Schreiben Sie uns doch wieder geliebter [6] Bruder. Was gäbe ich drum Sie und Frau v. Stael über die werdende Geschichte discutiren zu hören. Wir denken täglich und stündlich daran, und wünschen uns in Ihrem Kreise zu seyn, oder Sie in den Unsrigen. Ich könnte Sie beneiden um Ihren Aufenthalt in Tells Vaterlande, um den erhebenden Blick auf den Gebirgen! – Und Sie wünschen vielleicht sich oft hierher um diesen Taschenspielern des Schicksals recht auf die Hände zu sehen. – Es ist jetzt als ob das Horn des Oberon erschallte, alles dreht sich und tanzt im lustigsten Wirbel; Tu felix Austria nube! ruft man sich zu. Dann giebt es wieder alte verdrüßliche Schuhus die in dieser Verkehrung und Abweichung der Wege Gottes keine Ursache zum Frohlocken finden wollen; aber deren sind nur wenige ganz unaufgeklärte Leute, die überhaupt nicht gern tanzen. Noch kleiner ist aber das Häuptlein der naseweisen Lacher (zu denen auch einige aus Ihrer Verwandtschaft gehören) die dieser Ironie des Schicksals mit ruhiger Theilnahme zusehen, und für sich selber d. h. für ihre eigne Vervollkommnung, und das Heil ihrer Seele den besten Theil davon zu tragen suchen. Mit Kotzebue unter andern, habe ich mich völlig ausgesöhnt, seitdem das Schicksal ihn nachzuahmen scheint, und so wie er ein Stück zu einer heroischen Tragödie anlegt, und in eine lustige Comödie endigt.
[7] In Paris hängen alle Himmel voller Geigen – wäre ich reich, würde ich mir jetzt gern die Fantasie erlauben hinzureisen, um diese neue Freunde und Verschwiegerte in ihrer Freude zu sehen. Henriette könnte uns manches hübsche und interessante schreiben, aber sie ist schreibefauler als billig. – Wissen Sie schon das Ritter in München gestorben ist? seine letzten Stunden sollen sehr schön und sein Tod sanft gewesen seyn. Baader hat darüber einen ausführlichen Brief an Baron Natorp geschrieben, der ihn uns mitzutheilen versprochen hatt. Wie viele Freunde haben wir nicht schon verlieren müßen! Ringsum fällt unser Blick auf Gräbern wenn wir ihn nicht aufwärts richten zu dem Lichte der unvertilgbaren Hoffnungen! – Auch hat die Pereira dieser Tage einen ihrer schönen lieblichen Knaben verlohren, an der fatalen Krankheit die seit einigen Jahren unter den Kindern wüthet, die man croup nennt. Es war grade der unter ihren Knaben den ich am meisten liebte, vielleicht erinnern Sie sich seiner, er hieß Heinrich, es war der Mittelste von den dreien. Es schmerzt mich ungemein. Die Aeltern und die Grosaeltern sind untröstlich.

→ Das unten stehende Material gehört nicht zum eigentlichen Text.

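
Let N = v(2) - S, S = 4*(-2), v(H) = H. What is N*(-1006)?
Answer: -10060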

Wir haben nun auch Ihren zweiten Calderon und ich lese meine Freude an der Brücke von [8] Mantible. Den zweiten Theil der Vorlesungen haben wir aber noch nicht. Warum haben Sie es dem Buchhändler erlaubt Ihr Sonett auf Numancia, einer namenlosen Uebersetzung dieses Trauerspiels vor zu drucken? unbekannte können nun leicht in den Wahn fallen, als wäre die Uebersetzungen von Ihnen. Und was sagen Sie denn zu Reichards Briefen über Wien? hat es Sie nicht verdrossen daß er von Ihrem Bruder nichts zu sagen wusste als daß er noch dicker geworden sey? und von allen den vortreflichen erhebenden Beiworten mit welchen er so splendid ist, ward mir Armen nichts, als das Wörtlein wacker. Das ist und bleibt ein drolliger Mensch dieser Reichard, die Wiener wissen nicht ob sie seine Lobreden ernsthaft oder scherzhaft nehmen sollen.